We present the implementation of Brands' untraceable offline cash scheme and variants of it on NFC-enabled smartphones and RFID tokens. The main finding is that privacy-preserving payments are feasible with today's contactless tokens.
Joint work with Foteini Baldimtsi, Gesine Hinterwaelder, Anna Lysyanskaya, and Christian Zenger.

Christian Rechberger (DTU, Denmark)
PRINCE - A Low-latency Block Cipher for Pervasive Computing Applications

Serge Vaudenay (Swiss Federal Institute of Technologies (EPFL), Switzerland)
On the need for provably secure distance-bounding protocols
We review recent insecurity cases in distance-bounding protocols. We also discuss on incorrect proof arguments form the literature, which are based on pseudorandom functions. Finally, we present directions for having provably secure distance-bounding.
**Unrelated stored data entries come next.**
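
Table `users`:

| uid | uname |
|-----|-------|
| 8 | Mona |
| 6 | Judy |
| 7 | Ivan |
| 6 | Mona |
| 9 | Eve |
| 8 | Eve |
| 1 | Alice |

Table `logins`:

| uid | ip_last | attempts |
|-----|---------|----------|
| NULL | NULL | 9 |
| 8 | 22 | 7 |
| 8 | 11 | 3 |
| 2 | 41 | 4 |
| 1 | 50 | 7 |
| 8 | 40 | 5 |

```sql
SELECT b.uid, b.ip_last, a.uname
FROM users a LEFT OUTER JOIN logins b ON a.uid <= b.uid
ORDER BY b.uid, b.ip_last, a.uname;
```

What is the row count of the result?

21

LEFT JOIN keeps every row from `users`; unmatched rows get NULL for `logins`'s columns.
Matching on a.uid <= b.uid. A NULL in a compared column never satisfies the condition.
- a (uid=8) pairs with 3 row(s) of b.
- a (uid=6) pairs with 3 row(s) of b.
- a (uid=7) pairs with 3 row(s) of b.
- a (uid=6) pairs with 3 row(s) of b.
- a (uid=9) has no partner → padded with NULL.
- a (uid=8) pairs with 3 row(s) of b.
- a (uid=1) pairs with 5 row(s) of b.
Total: 20 matched + 1 padded = 21 rows.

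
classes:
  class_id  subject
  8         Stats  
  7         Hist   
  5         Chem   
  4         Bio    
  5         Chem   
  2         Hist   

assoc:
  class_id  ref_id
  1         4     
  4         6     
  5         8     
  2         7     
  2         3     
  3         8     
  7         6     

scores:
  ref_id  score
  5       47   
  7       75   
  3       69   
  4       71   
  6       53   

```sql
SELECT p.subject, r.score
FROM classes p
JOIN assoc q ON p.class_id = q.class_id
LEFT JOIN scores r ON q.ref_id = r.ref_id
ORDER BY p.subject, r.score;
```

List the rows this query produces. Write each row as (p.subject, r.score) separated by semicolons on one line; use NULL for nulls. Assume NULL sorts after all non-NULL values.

(Bio, 53); (Chem, NULL); (Chem, NULL); (Hist, 53); (Hist, 69); (Hist, 75)

Step 1 — p INNER JOIN q on class_id → 6 row(s).
Then LEFT JOIN `scores r` on ref_id: each of those 6 rows is kept; rows whose q.ref_id has no match in r get NULL for r's columns.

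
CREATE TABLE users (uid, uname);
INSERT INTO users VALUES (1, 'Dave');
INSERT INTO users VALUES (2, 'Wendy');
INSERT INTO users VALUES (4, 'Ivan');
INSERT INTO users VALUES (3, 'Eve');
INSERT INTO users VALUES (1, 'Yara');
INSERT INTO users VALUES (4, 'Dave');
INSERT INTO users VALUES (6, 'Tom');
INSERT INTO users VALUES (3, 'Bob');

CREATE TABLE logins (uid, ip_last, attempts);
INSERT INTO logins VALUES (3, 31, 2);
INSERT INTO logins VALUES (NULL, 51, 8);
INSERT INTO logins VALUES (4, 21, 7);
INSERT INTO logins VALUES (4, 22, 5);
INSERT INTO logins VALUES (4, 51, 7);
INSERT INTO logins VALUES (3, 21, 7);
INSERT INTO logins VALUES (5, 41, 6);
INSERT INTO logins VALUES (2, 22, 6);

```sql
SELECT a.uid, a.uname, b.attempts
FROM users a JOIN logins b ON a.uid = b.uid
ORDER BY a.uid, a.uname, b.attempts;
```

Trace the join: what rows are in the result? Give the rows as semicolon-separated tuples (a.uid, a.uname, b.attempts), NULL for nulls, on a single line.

(2, Wendy, 6); (3, Bob, 2); (3, Bob, 7); (3, Eve, 2); (3, Eve, 7); (4, Dave, 5); (4, Dave, 7); (4, Dave, 7); (4, Ivan, 5); (4, Ivan, 7); (4, Ivan, 7)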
Michael Ward (Mastercard, UK)
Contactless Payments - a Card Payments Scheme perspective
The presentation will begin by providing some background on card payments, the EMV specifications and the motivation for introducing contactless technology; it will then review the risks and security challenges associated with this technology; it will conclude by presenting MasterCard contactless payments solutions, current cryptographic techniques used and proposals for future cryptography especially for contactless payments.